Answer: $3\cdot2^{2^k-1}$ with $k\in\mathbb{N}$ Let $n=p^aq^b$, where $p,q$ are different primes ($p<q$) and $a,b\in\mathbb{N}$. So $\phi(n)=p^{a-1}q^{b-1}(p-1)(q-1)$ and $\tau(n)=(a+1)(b+1)$. We get \[{\tau(p^{a-1}q^{b-1}(p-1)(q-1))=\phi((a+1)(b+1))}\] We divide into some cases: (1) $p,q$ are odd. Since $(p-1)(q-1)$ is divisible by 4, then $\tau(p^{a-1}q^{b-1}(p-1)(q-1))\ge\tau(4p^{a-1}q^{b-1})=3ab$. But $\phi((a+1)(b+1))<(a+1)(b+1)$, so $3ab<(a+1)(b+1)$, or $2ab\le a+b$, which is only possible when $a=b=1$. Now the equation becomes $\tau((p-1)(q-1))=\tau(4)$. On the other hand, $(p-1)(q-1)$ is divisible by 4, so $\tau((p-1)(q-1))\ge\tau(4)$, equality holds iff $(p-1)(q-1)=4$, therefore $p=q=3$, which contradicts the assumption that $p,q$ are different. (2) $p=2$, $q$ is odd. The equation becomes \[\tau(2^{a-1}q^{b-1}(q-1))=\phi((a+1)(b+1))\] Since $(a+1)(b+1)$ is clearly not a prime, then $\phi((a+1)(b+1))\le\frac{(a+1)(b+1)}2$. We also have $\tau(2^{a-1}q^{b-1}(q-1))>\tau(2^{a-1}q^{b-1})=ab$. So $\frac{(a+1)(b+1)}2>ab$, or $(a-1)(b-1)<2$. Hence we have the following subcases: (2.1) $a=b=2$ The equation becomes $\tau(2q(q-1))=\phi(9)$. But $\tau(2q(q-1))>\tau(2q)=4$ and $\phi(9)=3$, we get a contradiction. (2.2) $a=1$ The equation becomes $\tau(q^{b-1}(q-1))=\phi(2(b+1))$. But $\phi(2(b+1))\le b+1$ and $\tau(q^{b-1}(q-1))\ge\tau(2q^{b-1})=2b$, so $b+1\le 2b$. The only possibility is $b=1$, equality must hold everywhere, hence $q^{b-1}(q-1)=2q^{b-1}$, which gives $q=3$. Therefore $n=2^13^1=6$, which is indeed a solution. (2.3) $b=1$ The equation becomes $\tau(2^{a-1}(q-1))=\phi(2(a+1))$. Suppose $q>3$. If $q-1$ is divisible by 4, then $\tau(2^{a-1}(q-1))\ge\tau(2^{a+1})=a+2$, but $\phi(2(a+1))\le a+1$, a contradiction. If $q-1$ is not divisible by 4, then it has an odd prime divisor $r$, therefore $\tau(2^{a-1}(q-1))\ge\tau(2^ar)=2(a+1)$, hence $\phi(2(a+1))\ge2(a+1)$, which is impossible. Now suppose $q=3$, then $\tau(2^a)=\phi(2(a+1))$, so $a+1=\phi(2(a+1))$, which implies that $2(a+1)$ is a power of 2. Hence $a=2^k-1$, and we get $n=2^{2^k-1}3$, which is indeed another solution. Also note that the previous answer is also of this form: $2^{2^1-1}3=6$.
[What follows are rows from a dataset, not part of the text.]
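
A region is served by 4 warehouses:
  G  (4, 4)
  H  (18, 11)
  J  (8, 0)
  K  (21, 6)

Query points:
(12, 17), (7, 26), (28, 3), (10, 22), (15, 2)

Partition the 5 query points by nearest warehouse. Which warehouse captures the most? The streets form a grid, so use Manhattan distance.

H

(12, 17) — d to each: G:21, H:12, J:21, K:20 → nearest is H
(7, 26) — d to each: G:25, H:26, J:27, K:34 → nearest is G
(28, 3) — d to each: G:25, H:18, J:23, K:10 → nearest is K
(10, 22) — d to each: G:24, H:19, J:24, K:27 → nearest is H
(15, 2) — d to each: G:13, H:12, J:9, K:10 → nearest is J
Tally — G:1, H:2, J:1, K:1. H captures the most (2).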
Answers are $3^{q-1} . 2 ^{q^k -1}$ for all prime $q$ and $ k\in\mathbb{N} $ . Put $n= 2^a . p^b$ and $p-1= t .2^m$ ($ 2 \nmid t$ ) Then the equation becomes : $b (a+m) \tau(t) = \phi ((a+1)(b+1)) = (a+1)(b+1) \prod_{p \mid (a+1)(b+1)}^{ } (1- \frac{1}{p})$ (#) Now if $b+1$ has a proper prime divisor like $r$ (i.e $r < b+1$ and $r \mid b+1$) then $(1- \frac{1}{r})(b+1) < b$ but in this case the RHS can`t reach the LHS in (#). Hence $b+1$ is prime . So in product $\prod_{p \mid (a+1)(b+1)}^{ } (1- \frac{1}{p})$ one of the fraction is $1- \frac{1}{b+1}$ .So after clear $b, b+1$ from both sides with $1- \frac{1}{b+1}$ (#) boils down to : $(a+m) \tau(t) = (a+1) \prod_{p \mid (a+1) , p \neq b+1 }^{ } (1- \frac{1}{p})$ But It immediately implies $a+1 $ has no prime divisor except $b+1$ (because $\prod_{p \mid (a+1) , p \neq b+1 }^{ } (1- \frac{1}{p}) <1$ but $m \geq 1$ ) So $m=t=1$ It leaves us with the case $p=3$ , $b=q-1$ and $a = q^k -1$ (for some prime $q$ ) and it`s easy to see they work .